The case was resolved in 2022 after multiple investigations in various jurisdictions.

It is estimated that, between 2007-2015, more than €200bn was laundered through the Estonian branch by money launderers, including corrupt actors in post-Soviet states.


These actors used shell companies in Spain, Sweden, the United Kingdom, and other European countries to launder dirty money.


Some customers that maintained accounts with Danske Bank Estonia were participating in the "Russian Laundromat" and "Azerbaijani Laundromat."


Main failures of the Danske Bank:


❌ The branch IT platform was operated independently, making it extremely difficult for the parent company to monitor the branch's activities.


❌ The Board of Directors missed a lot of opportunities to remedy the weaknesses.


❌ During 2013, the Estonian branch had not appointed an anti-money laundering (AML) officer to oversee the AML program.


❌ Basic customer due diligence procedures: Insufficient controls to identify the beneficial owners and their source of funds and wealth.

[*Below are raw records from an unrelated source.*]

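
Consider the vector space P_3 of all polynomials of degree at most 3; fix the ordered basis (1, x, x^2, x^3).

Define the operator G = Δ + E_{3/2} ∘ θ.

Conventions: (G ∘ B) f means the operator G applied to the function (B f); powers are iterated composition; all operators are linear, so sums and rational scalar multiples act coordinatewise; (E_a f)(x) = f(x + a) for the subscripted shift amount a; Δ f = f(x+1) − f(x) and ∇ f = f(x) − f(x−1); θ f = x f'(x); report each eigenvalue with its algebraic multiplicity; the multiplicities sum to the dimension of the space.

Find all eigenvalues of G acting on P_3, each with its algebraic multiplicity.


image of 1: 0
image of x: x + 5/2
image of x^2: 2x^2 + 8x + 11/2
image of x^3: 3x^3 + (33/2)x^2 + (93/4)x + 89/8
the matrix is upper triangular; its diagonal is (0, 1, 2, 3)
for a triangular matrix the eigenvalues are the diagonal entries, with algebraic multiplicity their repetition count

λ = 0 (multiplicity 1), λ = 1 (multiplicity 1), λ = 2 (multiplicity 1), λ = 3 (multiplicity 1)


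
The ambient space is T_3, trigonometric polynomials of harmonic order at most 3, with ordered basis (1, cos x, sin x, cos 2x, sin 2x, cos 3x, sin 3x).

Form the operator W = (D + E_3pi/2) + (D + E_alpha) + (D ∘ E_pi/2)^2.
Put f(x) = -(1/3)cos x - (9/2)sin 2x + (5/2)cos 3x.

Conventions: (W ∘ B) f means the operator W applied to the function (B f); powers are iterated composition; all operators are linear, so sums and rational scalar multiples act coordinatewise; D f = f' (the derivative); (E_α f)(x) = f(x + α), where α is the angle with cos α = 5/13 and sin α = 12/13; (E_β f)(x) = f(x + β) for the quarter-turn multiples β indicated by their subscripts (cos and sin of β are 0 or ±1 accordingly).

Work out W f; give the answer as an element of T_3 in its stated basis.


D f = (1/3)sin x - 9cos 2x - (15/2)sin 3x
E_3pi/2 f = -(1/3)sin x + (9/2)sin 2x - (5/2)sin 3x
(D + E_3pi/2) f = -9cos 2x + (9/2)sin 2x - 10sin 3x
D f = (1/3)sin x - 9cos 2x - (15/2)sin 3x
E_alpha f = -(5/39)cos x + (4/13)sin x - (540/169)cos 2x + (1071/338)sin 2x - (10175/4394)cos 3x + (2070/2197)sin 3x
(D + E_alpha) f = -(5/39)cos x + (25/39)sin x - (2061/169)cos 2x + (1071/338)sin 2x - (10175/4394)cos 3x - (28815/4394)sin 3x
E_pi/2 f = (1/3)sin x + (9/2)sin 2x + (5/2)sin 3x
D E_pi/2 f = (1/3)cos x + 9cos 2x + (15/2)cos 3x
E_pi/2 (D ∘ E_pi/2) f = -(1/3)sin x - 9cos 2x + (15/2)sin 3x
D E_pi/2 (D ∘ E_pi/2) f = -(1/3)cos x + 18sin 2x + (45/2)cos 3x
((D + E_3pi/2) + (D + E_alpha) + (D ∘ E_pi/2)^2) f = -(6/13)cos x + (25/39)sin x - (3582/169)cos 2x + (4338/169)sin 2x + (44345/2197)cos 3x - (72755/4394)sin 3x

g(x) = -(6/13)cos x + (25/39)sin x - (3582/169)cos 2x + (4338/169)sin 2x + (44345/2197)cos 3x - (72755/4394)sin 3x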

❌ Insufficient training of employees


❌ Insufficient attention to customer activities


❌ No screening of customers against politically exposed persons (PEPs) lists and sanctions lists.


❌ No screening of incoming payments against sanctions or terror lists.


❌ Lack of response to suspicious customers and transactions.


Until today, Danske Bank's share is less than half what it was before the scandal was revealed.


Source: Yahoo Finance


This case provides valuable lessons for financial institutions that should take appropriate measures to protect themselves against financial crime and reputational damages.